As regular CFZ-watchers will know, for some time Corinna has been doing a column for Animals & Men and a regular segment on On The Track... particularly about out-of-place birds and rare vagrants. There seem to be more and more bird stories from all over the world hitting the news these days so, to make room for them all - and to give them all equal and worthy coverage - she has set up this new blog to cover all things feathery and Fortean.

Saturday 5 January 2013

Report finds $50M in post-Sandy bird habitat projects needed

The human devastation from Hurricane Sandy was so severe that not much attention was paid to other things -- such as the destruction of habitats that are important to birds.

But earlier today, the Manomet Center for Conservation Sciences and the National Fish and Wildlife Foundation released a report detailing nearly $50 million in restoration projects that are needed to help birds and bird habitats that were affected by Sandy.

"Hurricane Sandy moved massive amounts of coastal sediments with the extreme power of storm-driven water, changing barrier landscapes, eroding important bird nesting islands and blowing out dikes of impoundments managed specifically for breeding, migrating and wintering shorebirds, seabirds, wading birds and waterfowl," the report noted.

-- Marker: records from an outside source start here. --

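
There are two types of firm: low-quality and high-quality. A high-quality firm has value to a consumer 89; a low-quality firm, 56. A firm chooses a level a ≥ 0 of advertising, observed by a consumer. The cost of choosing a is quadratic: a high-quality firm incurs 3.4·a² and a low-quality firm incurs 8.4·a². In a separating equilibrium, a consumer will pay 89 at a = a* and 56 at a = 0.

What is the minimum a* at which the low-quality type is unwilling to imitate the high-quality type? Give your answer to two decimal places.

The low-quality type at a = 0 receives 56; imitating at a* yields 89 − 8.4·a*².
Indifference: 56 = 89 − 8.4·a*², so a*² = (89 − 56) / 8.4 ≈ 3.9286.
a* = √3.9286 ≈ 1.98.

1.98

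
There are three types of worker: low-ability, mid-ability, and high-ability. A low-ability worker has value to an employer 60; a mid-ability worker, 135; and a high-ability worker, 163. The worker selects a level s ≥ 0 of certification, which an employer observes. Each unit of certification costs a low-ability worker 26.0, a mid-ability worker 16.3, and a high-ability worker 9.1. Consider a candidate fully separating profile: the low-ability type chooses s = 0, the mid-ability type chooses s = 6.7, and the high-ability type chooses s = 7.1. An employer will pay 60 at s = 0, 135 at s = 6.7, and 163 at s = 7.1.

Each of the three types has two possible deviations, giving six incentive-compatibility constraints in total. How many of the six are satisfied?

Mid-ability (own payoff 135 − 16.3×6.7 = 25.79): to s=0 gives 60 → profitable ✗; to s=7.1 gives 163 − 16.3×7.1 = 47.27 → profitable ✗.
Low-ability (own payoff 60): to s=6.7 gives 135 − 26.0×6.7 = -39.2 → no gain ✓; to s=7.1 gives 163 − 26.0×7.1 = -21.6 → no gain ✓.
High-ability (own payoff 163 − 9.1×7.1 = 98.39): to s=0 gives 60 → no gain ✓; to s=6.7 gives 135 − 9.1×6.7 = 74.03 → no gain ✓.
4 of the 6 constraints hold; not an equilibrium.

4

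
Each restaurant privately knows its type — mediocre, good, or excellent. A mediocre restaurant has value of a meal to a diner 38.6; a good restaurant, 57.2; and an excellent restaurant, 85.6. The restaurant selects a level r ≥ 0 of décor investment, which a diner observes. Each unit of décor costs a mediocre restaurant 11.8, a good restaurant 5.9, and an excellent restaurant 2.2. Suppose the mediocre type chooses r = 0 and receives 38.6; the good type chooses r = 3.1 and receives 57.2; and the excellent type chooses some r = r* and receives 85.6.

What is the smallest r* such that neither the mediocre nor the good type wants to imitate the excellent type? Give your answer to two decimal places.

Mediocre type (on-path payoff 38.6) won't mimic when 38.6 ≥ 85.6 − 11.8·r*, i.e. r* ≥ 3.98.
Good type (on-path payoff 57.2 − 5.9×3.1 = 38.91) won't mimic when 38.91 ≥ 85.6 − 5.9·r*, i.e. r* ≥ 7.91.
Both must hold, so r* = max(3.98, 7.91) = 7.91. The good type's constraint binds.

7.91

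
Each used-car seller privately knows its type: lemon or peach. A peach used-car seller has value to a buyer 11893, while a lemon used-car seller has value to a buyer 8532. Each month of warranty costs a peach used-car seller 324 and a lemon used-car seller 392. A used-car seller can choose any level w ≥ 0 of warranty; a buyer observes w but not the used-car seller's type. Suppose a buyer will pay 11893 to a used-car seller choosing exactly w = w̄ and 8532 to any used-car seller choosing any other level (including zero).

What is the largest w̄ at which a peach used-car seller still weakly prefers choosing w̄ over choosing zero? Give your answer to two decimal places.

10.37

Choosing w̄ yields the peach type 11893 − 324·w̄; choosing zero yields 8532.
The peach type is indifferent at 11893 − 324·w̄ = 8532, i.e. w̄ = (11893 − 8532) / 324 ≈ 10.37.
For any w̄ above 10.37 the peach type would rather pool at zero, so separation collapses.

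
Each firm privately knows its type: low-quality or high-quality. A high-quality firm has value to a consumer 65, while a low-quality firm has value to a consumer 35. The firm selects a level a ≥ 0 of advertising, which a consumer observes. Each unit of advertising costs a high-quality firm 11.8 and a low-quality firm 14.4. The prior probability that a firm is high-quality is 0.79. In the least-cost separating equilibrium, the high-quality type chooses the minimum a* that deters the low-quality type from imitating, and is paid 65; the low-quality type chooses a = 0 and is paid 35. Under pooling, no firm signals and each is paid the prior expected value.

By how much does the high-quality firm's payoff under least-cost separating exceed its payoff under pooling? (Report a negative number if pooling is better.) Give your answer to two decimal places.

-18.28

Least-cost separating signal: a* solves 35 = 65 − 14.4·a*, so a* = (65 − 35)/14.4 ≈ 2.0833.
High-quality type's separating payoff: 65 − 11.8 × a* = 65 − 11.8 × (65 − 35)/14.4 = 65 − 354/14.4 ≈ 40.4167.
Pooling payoff: 0.79 × 65 + 0.21 × 35 = 58.7.
Difference: 40.4167 − 58.7 = -18.2833, i.e. -18.28 to two decimal places.
The high-quality type would prefer the pooling outcome.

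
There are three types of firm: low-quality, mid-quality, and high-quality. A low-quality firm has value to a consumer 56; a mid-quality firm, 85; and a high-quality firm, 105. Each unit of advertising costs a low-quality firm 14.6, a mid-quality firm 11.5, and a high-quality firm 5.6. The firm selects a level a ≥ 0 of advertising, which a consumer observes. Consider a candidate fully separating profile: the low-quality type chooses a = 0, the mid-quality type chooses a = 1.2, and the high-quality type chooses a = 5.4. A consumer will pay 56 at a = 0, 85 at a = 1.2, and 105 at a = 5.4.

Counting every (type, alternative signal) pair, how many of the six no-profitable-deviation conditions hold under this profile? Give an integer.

4

Low-quality (own payoff 56): to a=1.2 gives 85 − 14.6×1.2 = 67.48 → profitable ✗; to a=5.4 gives 105 − 14.6×5.4 = 26.16 → no gain ✓.
High-quality (own payoff 105 − 5.6×5.4 = 74.76): to a=0 gives 56 → no gain ✓; to a=1.2 gives 85 − 5.6×1.2 = 78.28 → profitable ✗.
Mid-quality (own payoff 85 − 11.5×1.2 = 71.2): to a=0 gives 56 → no gain ✓; to a=5.4 gives 105 − 11.5×5.4 = 42.9 → no gain ✓.
4 of the 6 constraints hold; not an equilibrium.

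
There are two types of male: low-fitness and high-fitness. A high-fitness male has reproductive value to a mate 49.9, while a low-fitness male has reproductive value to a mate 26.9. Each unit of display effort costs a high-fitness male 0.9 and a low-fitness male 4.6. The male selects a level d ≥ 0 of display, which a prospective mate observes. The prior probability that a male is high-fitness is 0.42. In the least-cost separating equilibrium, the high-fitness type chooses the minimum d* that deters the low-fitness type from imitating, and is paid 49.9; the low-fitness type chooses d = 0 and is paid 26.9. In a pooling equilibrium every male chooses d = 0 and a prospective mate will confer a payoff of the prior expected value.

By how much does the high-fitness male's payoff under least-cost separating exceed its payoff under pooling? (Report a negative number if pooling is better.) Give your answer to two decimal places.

Least-cost separating signal: d* solves 26.9 = 49.9 − 4.6·d*, so d* = (49.9 − 26.9)/4.6 = 5.
High-fitness type's separating payoff: 49.9 − 0.9 × d* = 49.9 − 0.9 × (49.9 − 26.9)/4.6 = 49.9 − 20.7/4.6 = 45.4.
Pooling payoff: 0.42 × 49.9 + 0.58 × 26.9 = 36.56.
Difference: 45.4 − 36.56 = 8.84.
The high-fitness type prefers to separate.

8.84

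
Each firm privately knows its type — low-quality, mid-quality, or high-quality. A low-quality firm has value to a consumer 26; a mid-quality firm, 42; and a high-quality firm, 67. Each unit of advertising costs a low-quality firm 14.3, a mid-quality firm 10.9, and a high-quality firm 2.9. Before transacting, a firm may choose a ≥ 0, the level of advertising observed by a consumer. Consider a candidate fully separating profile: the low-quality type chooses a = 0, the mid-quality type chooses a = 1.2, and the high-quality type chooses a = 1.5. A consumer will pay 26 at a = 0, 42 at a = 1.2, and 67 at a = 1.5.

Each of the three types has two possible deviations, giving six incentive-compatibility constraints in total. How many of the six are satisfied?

4

Low-quality (own payoff 26): to a=1.2 gives 42 − 14.3×1.2 = 24.84 → no gain ✓; to a=1.5 gives 67 − 14.3×1.5 = 45.55 → profitable ✗.
High-quality (own payoff 67 − 2.9×1.5 = 62.65): to a=0 gives 26 → no gain ✓; to a=1.2 gives 42 − 2.9×1.2 = 38.52 → no gain ✓.
Mid-quality (own payoff 42 − 10.9×1.2 = 28.92): to a=0 gives 26 → no gain ✓; to a=1.5 gives 67 − 10.9×1.5 = 50.65 → profitable ✗.
4 of the 6 constraints hold; not an equilibrium.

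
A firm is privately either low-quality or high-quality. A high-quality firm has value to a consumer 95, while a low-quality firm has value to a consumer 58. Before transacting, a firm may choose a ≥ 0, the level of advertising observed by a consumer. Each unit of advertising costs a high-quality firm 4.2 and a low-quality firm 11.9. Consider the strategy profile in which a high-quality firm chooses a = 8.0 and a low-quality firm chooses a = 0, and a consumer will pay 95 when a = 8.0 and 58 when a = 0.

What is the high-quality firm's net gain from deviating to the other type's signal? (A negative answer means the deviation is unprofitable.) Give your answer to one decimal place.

Playing a = 8.0 the high-quality firm receives 95 − 4.2 × 8.0 = 61.4.
Deviating to a = 0 yields 58 instead.
Gain from deviating: 58 − 61.4 = -3.4.
The gain is negative, so the high-quality type's incentive-compatibility constraint is satisfied.

-3.4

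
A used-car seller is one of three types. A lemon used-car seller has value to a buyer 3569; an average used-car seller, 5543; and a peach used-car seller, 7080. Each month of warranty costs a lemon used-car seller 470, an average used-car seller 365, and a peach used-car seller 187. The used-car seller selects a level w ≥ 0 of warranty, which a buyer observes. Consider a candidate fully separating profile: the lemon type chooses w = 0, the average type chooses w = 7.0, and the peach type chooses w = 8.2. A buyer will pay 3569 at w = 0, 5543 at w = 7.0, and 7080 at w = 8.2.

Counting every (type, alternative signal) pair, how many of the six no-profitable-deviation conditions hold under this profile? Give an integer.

4

Lemon (own payoff 3569): to w=7.0 gives 5543 − 470×7.0 = 2253 → no gain ✓; to w=8.2 gives 7080 − 470×8.2 = 3226 → no gain ✓.
Average (own payoff 5543 − 365×7.0 = 2988): to w=0 gives 3569 → profitable ✗; to w=8.2 gives 7080 − 365×8.2 = 4087 → profitable ✗.
Peach (own payoff 7080 − 187×8.2 = 5546.6): to w=0 gives 3569 → no gain ✓; to w=7.0 gives 5543 − 187×7.0 = 4234 → no gain ✓.
4 of the 6 constraints hold; not an equilibrium.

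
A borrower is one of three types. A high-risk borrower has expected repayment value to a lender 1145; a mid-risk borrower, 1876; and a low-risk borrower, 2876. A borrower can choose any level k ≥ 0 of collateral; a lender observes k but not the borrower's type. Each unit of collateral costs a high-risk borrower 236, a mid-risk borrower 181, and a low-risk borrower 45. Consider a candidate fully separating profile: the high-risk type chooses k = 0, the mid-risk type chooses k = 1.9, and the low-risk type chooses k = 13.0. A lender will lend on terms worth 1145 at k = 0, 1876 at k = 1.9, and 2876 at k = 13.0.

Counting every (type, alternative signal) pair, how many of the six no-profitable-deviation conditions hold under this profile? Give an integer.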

Among the protects is $10 million needed to repair the Delaware Bay beaches in New Jersey, from Reeds Beach to Pierce's Point. This is prime spawning habitat for horseshoe crabs. Every spring -- notably on the highest tides in May -- the crabs swarm ashore to lay their eggs. That just happens to be when red knots and other shorebirds are arriving partway through their migrations from wintering grounds in South America to breeding grounds in the Arctic. They depend on the crab eggs to refuel and regain much-needed weight so they can continue their journey.

But the report said that "the cascading impact of storm surge and sand displacement" decreased the horseshoe crab spawning habitat "significantly." 

"With almost no sand for horseshoe crabs to spawn, the 'lifeblood' of many migrating shorebirds in the the Atlantic, horseshoe crab eggs will be virtually nonexistent," the report said.